If Trump stays in power unimpeached, then Pence still wields power. The likelihood, though, is that Trump will go. Pence will then appear to rise as naturally as good white bread. And people will say: ‘Oh, Pence may be on the Christian right, but at least he knows how to behave, at least he observes the protocols, at least he won't tweet us into war.’ He might, though. He’s already at war with women and the LGBT community, and people who aren’t extreme-right Christian evangelicals. What he will certainly do if he becomes president is advance the petrifying agenda outlined in Darkwater’s homeschooling piece. And let’s not forget that the Christian right doesn’t believe in trying to do anything about climate change, because we are living in the End Times and either God will provide without our stir, or good Christians will be taken up to heaven in the Rapture. To try to stop spoiling the planet is un-Christian.
If Trump is impeached, many people in America – and the world – will welcome Pence as the new president with a great gasp of relief. It may be short-lived. ‘The true goal is Pence.’
Comments
And Pence is not some kind of exotic 'Christofascist' monster. He is a typical right-wing evangelical conservative of the sort that has dominated the Republican party since the 1980s. Of course he's anti-abortion and anti-gay and sceptical about climate change: he represents the Christian right that shares all those values. It is precisely because this constituency is losing its grip on the GOP that Pence is so symbolically important to Trump, a man who in many ways is the antithesis of everything they believe in.

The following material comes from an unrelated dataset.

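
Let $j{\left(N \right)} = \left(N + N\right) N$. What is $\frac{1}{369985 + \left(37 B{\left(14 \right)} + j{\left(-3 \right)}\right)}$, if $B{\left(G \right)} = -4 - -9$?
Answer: $\frac{1}{370188} \approx 2.7013 \cdot 10^{-6}$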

And I think it was characteristically canny of Donald Trump to select as a running-mate a representative of the Christian right who is so lacking in charisma, so totally grey and invisible, that he poses no realistic challenge to his own authority.
Can you take your trolling elsewhere please, I hear the Mail is nice this time of year.
It seems equally likely that Trump and his cronies are keen on utilising the considerable political and electoral support that Pence would bring from his religious base of supporters in order to create a winning coalition.
Undoubtedly Drinkwater has seen first hand the militancy and dedication by which this movement pursues its political goals but I think in Trump they may have just found this is case of 'be careful what you wish for.' Far from strengthening the pro-life, pro-religious movement in America, it seems his core supporters and base are not really concerned with these matters (more jobs and immigration) and he just needed their support before unleashing his Trump-ian agenda which may be many things but I'm not sure if it is the anti-gay, pro-life crusade that Pence and his lot would advocate. They might find themselves marginalized pretty quickly after a bit of post-election lip-service is paid.
These people are a dying breed (I pray!) and hopefully this is there one, brief, and final hurrah before progress is really made on civil rights in America.